New thioetheramide ligands (L, PhS(CH₂)_nCONRR’) co-extract Pd(II) and Pt(IV) from acidic chloride solutions. The Pd is transferred to a water-immiscible phase as a [Pd(L)₂Cl₂] complex with thioether groups in the inner sphere whilst Pt is extracted in an outer-sphere assembly, [(LH)₂·PtCl₆], containing protonated reagent molecules LH⁺ that charge-balance the chloridoplatinate dianion, [PtCl₆]^2-. The much higher kinetic and thermodynamic stability of the Pd(II) complex makes it possible to strip the Pt into a weakly acidic aqueous phase before recovering the Pd by back-extraction into aqueous ammonia to form [Pd(NH₃)₄]Cl₂, thereby separating the two elements.
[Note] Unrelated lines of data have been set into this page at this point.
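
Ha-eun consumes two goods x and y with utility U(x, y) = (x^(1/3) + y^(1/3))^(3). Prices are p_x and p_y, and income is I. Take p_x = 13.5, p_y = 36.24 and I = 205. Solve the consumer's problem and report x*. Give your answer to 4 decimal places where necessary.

MU_x ∝ x^(-2/3), MU_y ∝ y^(-2/3), so MRS = (y/x)^(2/3) = p_x/p_y.
Solve for the ratio: y/x = [p_x/p_y]^(1.5).
With the ratio pinned down, the budget gives x* = I/(p_x + p_y·(y/x)) and y* = (y/x)·x*.
Numerically y/x = 0.227362, so x* = 205/(13.5 + 36.24·0.227362) = 9.4298.

x* = 9.4298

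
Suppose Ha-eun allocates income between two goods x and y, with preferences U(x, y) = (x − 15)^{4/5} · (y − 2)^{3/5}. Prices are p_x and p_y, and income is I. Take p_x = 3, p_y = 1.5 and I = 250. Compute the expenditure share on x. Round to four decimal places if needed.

share on x = 0.6417

This is Cobb-Douglas in (x−15, y−2): tangency gives 0.8·p_y·(y−2) = 0.6·p_x·(x−15).
After buying the subsistence bundle (15, 2), a share 4/7 of the remaining income goes to x: x* = 15 + 4/7·(I − 15p_x − 2p_y)/p_x.
Discretionary income = 250 − 15·3 − 2·1.5 = 202; x* = 15 + 4/7·202/3 = 53.4762; y* = 2 + 3/7·202/1.5 = 59.7143.
Expenditure on x: 3·53.4762 = 160.4286; share = 0.6417.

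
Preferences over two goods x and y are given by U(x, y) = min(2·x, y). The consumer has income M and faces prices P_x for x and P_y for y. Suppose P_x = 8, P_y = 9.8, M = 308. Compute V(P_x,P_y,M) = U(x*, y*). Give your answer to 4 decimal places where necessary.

V = 22.3188

With perfect complements, no substitution: consume in ratio x:y = 1:2.
Budget: P_x·x + P_y·2·x = M, so (P_x + 2·P_y)·x = M.
Demand: x*(P_x,P_y,M) = M/(P_x + 2·P_y), y* = 2·M/(P_x + 2·P_y).
Here 8 + 2·9.8 = 27.6, giving x* = 11.1594 and y* = 22.3188.
Utility at the optimum: U(11.1594, 22.3188) = 22.3188.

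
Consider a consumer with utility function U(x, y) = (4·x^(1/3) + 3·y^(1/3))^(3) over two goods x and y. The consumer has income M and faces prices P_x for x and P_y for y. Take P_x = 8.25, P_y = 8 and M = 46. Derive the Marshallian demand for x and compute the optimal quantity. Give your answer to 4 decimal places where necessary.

x* = 3.3597

Numerically y/x = 0.680202, so x* = 46/(8.25 + 8·0.680202) = 3.3597.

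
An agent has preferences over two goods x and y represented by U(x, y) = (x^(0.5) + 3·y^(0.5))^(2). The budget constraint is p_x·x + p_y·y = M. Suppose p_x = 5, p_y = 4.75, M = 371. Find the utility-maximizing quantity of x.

With the ratio pinned down, the budget gives x* = M/(p_x + p_y·(y/x)) and y* = (y/x)·x*.
Numerically y/x = 9.972299, so x* = 371/(5 + 4.75·9.972299) = 7.0844.

x* = 7.0844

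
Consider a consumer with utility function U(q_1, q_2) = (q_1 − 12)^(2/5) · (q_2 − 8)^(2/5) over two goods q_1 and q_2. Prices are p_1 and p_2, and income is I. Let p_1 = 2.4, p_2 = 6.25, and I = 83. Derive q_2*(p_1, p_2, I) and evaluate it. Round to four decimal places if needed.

Let q_1' = q_1−12, q_2' = q_2−8. MRS = q_2'/q_1' = p_1/p_2.
After buying the subsistence bundle (12, 8), a share 0.5 of the remaining income goes to q_1: q_1* = 12 + 0.5·(I − 12p_1 − 8p_2)/p_1.
Discretionary income = 83 − 12·2.4 − 8·6.25 = 4.2; q_2* = 8 + 0.5·4.2/6.25 = 8.336.

q_2* = 8.336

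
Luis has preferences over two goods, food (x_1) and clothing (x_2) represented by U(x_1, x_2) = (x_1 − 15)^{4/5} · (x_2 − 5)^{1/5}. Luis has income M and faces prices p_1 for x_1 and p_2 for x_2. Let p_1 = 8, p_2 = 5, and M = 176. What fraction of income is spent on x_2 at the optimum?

Let x_1' = x_1−15, x_2' = x_2−5. MRS = 4·x_2'/x_1' = p_1/p_2.
Substituting into the budget: x_1* = 15 + 0.8·(M − 15·p_1 − 5·p_2)/p_1, and x_2* = 5 + 0.2·(…)/p_2.
Discretionary income = 176 − 15·8 − 5·5 = 31; x_1* = 15 + 0.8·31/8 = 18.1; x_2* = 5 + 0.2·31/5 = 6.24.
Expenditure on x_2: 5·6.24 = 31.2; share = 0.1773.

share on x_2 = 0.1773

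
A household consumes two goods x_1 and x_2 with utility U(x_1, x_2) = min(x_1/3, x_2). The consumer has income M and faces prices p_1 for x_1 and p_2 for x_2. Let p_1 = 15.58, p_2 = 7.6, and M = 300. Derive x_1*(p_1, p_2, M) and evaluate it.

x_1* = 16.5624

With perfect complements, no substitution: consume in ratio x_1:x_2 = 3:1.
Budget: p_1·x_1 + p_2·(1/3)·x_1 = M, so (3·p_1 + p_2)·x_1 = 3·M.
Demand: x_1*(p_1,p_2,M) = 3·M/(3·p_1 + p_2), x_2* = M/(3·p_1 + p_2).
Here 3·15.58 + 7.6 = 54.34, giving x_1* = 16.5624.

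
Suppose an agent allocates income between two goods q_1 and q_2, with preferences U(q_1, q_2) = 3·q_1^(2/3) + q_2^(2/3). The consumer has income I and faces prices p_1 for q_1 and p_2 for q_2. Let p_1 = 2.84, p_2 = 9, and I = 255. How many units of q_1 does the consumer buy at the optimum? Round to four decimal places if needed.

q_1* = 89.4588

MRS = MU_q_1/MU_q_2 = 3·(q_2/q_1)^(1/3). Set equal to p_1/p_2.
Hence q_2/q_1 = ((1/3)·p_1/p_2)^(1/(1/3)), i.e. raised to the 3 power.
Substitute q_2 = (q_2/q_1)·q_1 into the budget: q_1* = I/(p_1 + p_2·(q_2/q_1)).
Numerically q_2/q_1 = 0.001164, so q_1* = 255/(2.84 + 9·0.001164) = 89.4588.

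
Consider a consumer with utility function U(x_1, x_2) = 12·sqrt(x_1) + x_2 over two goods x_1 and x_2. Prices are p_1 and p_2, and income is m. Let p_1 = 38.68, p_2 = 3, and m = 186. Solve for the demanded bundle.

MU_x_1 = 6/√x_1, MU_x_2 = 1. Tangency: 6/√x_1 = p_1/p_2.
Solve: √x_1 = 6·p_2/p_1, so x_1*(p_1,p_2) = (6·p_2/p_1)², and x_2* = (m − p_1·x_1*)/p_2.
Plugging in: x_1* = (6·3/38.68)² = 0.2166, x_2* = 59.2079.

x_1* = 0.2166, x_2* = 59.2079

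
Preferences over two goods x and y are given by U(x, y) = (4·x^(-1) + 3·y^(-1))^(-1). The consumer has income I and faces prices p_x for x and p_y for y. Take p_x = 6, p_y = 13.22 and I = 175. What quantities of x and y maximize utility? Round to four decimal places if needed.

From the CES first-order condition, (4/3)·(y/x)^(2) = p_x/p_y.
Hence y/x = ((3/4)·p_x/p_y)^(1/(2)), i.e. raised to the 0.5 power.
With the ratio pinned down, the budget gives x* = I/(p_x + p_y·(y/x)) and y* = (y/x)·x*.
Numerically y/x = 0.583432, so x* = 175/(6 + 13.22·0.583432) = 12.7616 and y* = 0.583432·12.7616 = 7.4456.

x* = 12.7616, y* = 7.4456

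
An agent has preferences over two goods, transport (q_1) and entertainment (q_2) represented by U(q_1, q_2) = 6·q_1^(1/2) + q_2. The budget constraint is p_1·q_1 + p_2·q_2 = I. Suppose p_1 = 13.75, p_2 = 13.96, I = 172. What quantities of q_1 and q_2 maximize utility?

Thus q_1* = (3·p_2/p_1)² — independent of I — with the rest of income spent on q_2.
Plugging in: q_1* = (3·13.96/13.75)² = 9.277, q_2* = 3.1835.

q_1* = 9.277, q_2* = 3.1835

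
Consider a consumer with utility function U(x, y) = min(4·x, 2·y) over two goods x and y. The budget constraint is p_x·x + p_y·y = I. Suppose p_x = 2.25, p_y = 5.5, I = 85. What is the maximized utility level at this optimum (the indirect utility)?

Here 2·2.25 + 4·5.5 = 26.5, giving x* = 6.4151 and y* = 12.8302.
Utility at the optimum: U(6.4151, 12.8302) = 25.6604.

V = 25.6604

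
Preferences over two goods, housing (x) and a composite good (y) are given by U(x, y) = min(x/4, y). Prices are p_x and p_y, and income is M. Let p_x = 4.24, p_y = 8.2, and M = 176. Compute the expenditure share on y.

share on y = 0.3259

Leontief preferences: the optimum is at the kink where x/4 = y/1, i.e. y = (1/4)·x.
Budget: p_x·x + p_y·(1/4)·x = M, so (4·p_x + p_y)·x = 4·M.
Demand: x*(p_x,p_y,M) = 4·M/(4·p_x + p_y), y* = M/(4·p_x + p_y).
Here 4·4.24 + 8.2 = 25.16, giving x* = 27.9809 and y* = 6.9952.
Expenditure on y: 8.2·6.9952 = 57.3609; share = 0.3259.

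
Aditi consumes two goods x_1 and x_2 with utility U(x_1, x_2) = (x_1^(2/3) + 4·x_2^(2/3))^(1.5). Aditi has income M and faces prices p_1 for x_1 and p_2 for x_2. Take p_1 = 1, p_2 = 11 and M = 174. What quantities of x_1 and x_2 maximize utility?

From the CES first-order condition, (1/4)·(x_2/x_1)^(1/3) = p_1/p_2.
Solve for the ratio: x_2/x_1 = [4·p_1/p_2]^(3).
With the ratio pinned down, the budget gives x_1* = M/(p_1 + p_2·(x_2/x_1)) and x_2* = (x_2/x_1)·x_1*.
Numerically x_2/x_1 = 0.048084, so x_1* = 174/(1 + 11·0.048084) = 113.8054 and x_2* = 0.048084·113.8054 = 5.4722.

x_1* = 113.8054, x_2* = 5.4722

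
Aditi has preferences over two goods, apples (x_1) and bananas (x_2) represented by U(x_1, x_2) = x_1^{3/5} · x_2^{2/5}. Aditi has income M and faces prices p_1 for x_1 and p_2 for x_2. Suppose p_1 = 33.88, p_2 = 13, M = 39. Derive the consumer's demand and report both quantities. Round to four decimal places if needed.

x_1* = 0.6907, x_2* = 1.2

At p_1=33.88, p_2=13, M=39: x_1* = 0.6·39/33.88 = 0.6907, x_2* = 1.2.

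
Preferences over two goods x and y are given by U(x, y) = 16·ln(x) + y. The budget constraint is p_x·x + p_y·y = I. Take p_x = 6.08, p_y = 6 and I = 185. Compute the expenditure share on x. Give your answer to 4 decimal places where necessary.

So x*(p_x,p_y) = 16·p_y/p_x, independent of income; and y* = (I − 16·p_y)/p_y.
At the given prices: x* = 16·6/6.08 = 15.7895, and y* = 14.8333.
Expenditure on x: 6.08·15.7895 = 96; share = 0.5189.

share on x = 0.5189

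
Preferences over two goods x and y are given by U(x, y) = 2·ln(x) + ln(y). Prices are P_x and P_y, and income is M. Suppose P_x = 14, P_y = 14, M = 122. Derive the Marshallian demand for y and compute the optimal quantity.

y* = 2.9048

Tangency: MRS = 2·y/x = P_x/P_y.
Rearranging, P_y·y = (1/2)·P_x·x. Substituting into the budget gives P_x·x·(1 + (1/2)) = M.
Demand: x*(P_x,P_y,M) = 2/3·M/P_x and y* = 1/3·M/P_y.
At P_x=14, P_y=14, M=122: y* = 1/3·122/14 = 2.9048.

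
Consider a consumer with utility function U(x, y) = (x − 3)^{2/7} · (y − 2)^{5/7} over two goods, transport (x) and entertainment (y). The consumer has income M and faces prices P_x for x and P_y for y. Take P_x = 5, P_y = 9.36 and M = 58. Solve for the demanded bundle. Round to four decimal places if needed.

MRS = (2/5)·(y−2)/(x−3). Tangency with P_x/P_y gives y−2 = (5/2)·(P_x/P_y)·(x−3).
After buying the subsistence bundle (3, 2), a share 2/7 of the remaining income goes to x: x* = 3 + 2/7·(M − 3P_x − 2P_y)/P_x.
Discretionary income = 58 − 3·5 − 2·9.36 = 24.28; x* = 3 + 2/7·24.28/5 = 4.3874; y* = 2 + 5/7·24.28/9.36 = 3.8529.

x* = 4.3874, y* = 3.8529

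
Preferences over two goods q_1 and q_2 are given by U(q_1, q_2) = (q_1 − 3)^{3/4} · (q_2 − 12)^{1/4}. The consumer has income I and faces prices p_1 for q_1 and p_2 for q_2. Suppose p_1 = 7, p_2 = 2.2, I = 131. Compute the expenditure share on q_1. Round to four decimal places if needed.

share on q_1 = 0.6389

MRS = 3·(q_2−12)/(q_1−3). Tangency with p_1/p_2 gives q_2−12 = (1/3)·(p_1/p_2)·(q_1−3).
Substituting into the budget: q_1* = 3 + 0.75·(I − 3·p_1 − 12·p_2)/p_1, and q_2* = 12 + 0.25·(…)/p_2.
Discretionary income = 131 − 3·7 − 12·2.2 = 83.6; q_1* = 3 + 0.75·83.6/7 = 11.9571; q_2* = 12 + 0.25·83.6/2.2 = 21.5.
Expenditure on q_1: 7·11.9571 = 83.7; share = 0.6389.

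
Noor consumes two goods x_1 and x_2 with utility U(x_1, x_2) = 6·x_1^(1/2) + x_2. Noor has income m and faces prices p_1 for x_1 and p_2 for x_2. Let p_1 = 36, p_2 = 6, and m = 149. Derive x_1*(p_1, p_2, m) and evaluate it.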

An alkyl spacer group with two methylene units between the thioether (S) and amide (C) atoms is a stronger extractant for both metals than those with one or three methylene units. The extractants reject trianionic chloridometalates with higher hydration energies such as [IrCl₆]^3-. X-ray structures of two [Pd(L)₂Cl₂] complexes (L, PhSCH₂CONH-n-C₄H₉ or PhS(CH₂)₂CONH-n-C₄H₉) have planar coordination with a transarrangement of the thioether groups and geometries very similar to those predicted by DFT calculations. These calculations show that addition of a proton to the proligands L generates a pseudochelate with the added H⁺ located between the S atom and the carbonyl O atom. In contrast to related ether- and amino-amide extractants, this pseudochelate ring is broken in the [(LH)₂.PtCl₆] assemblies formed by the thioetheramides and the OH⁺ and NH units make the close contacts to the PtCl₆^2- ion.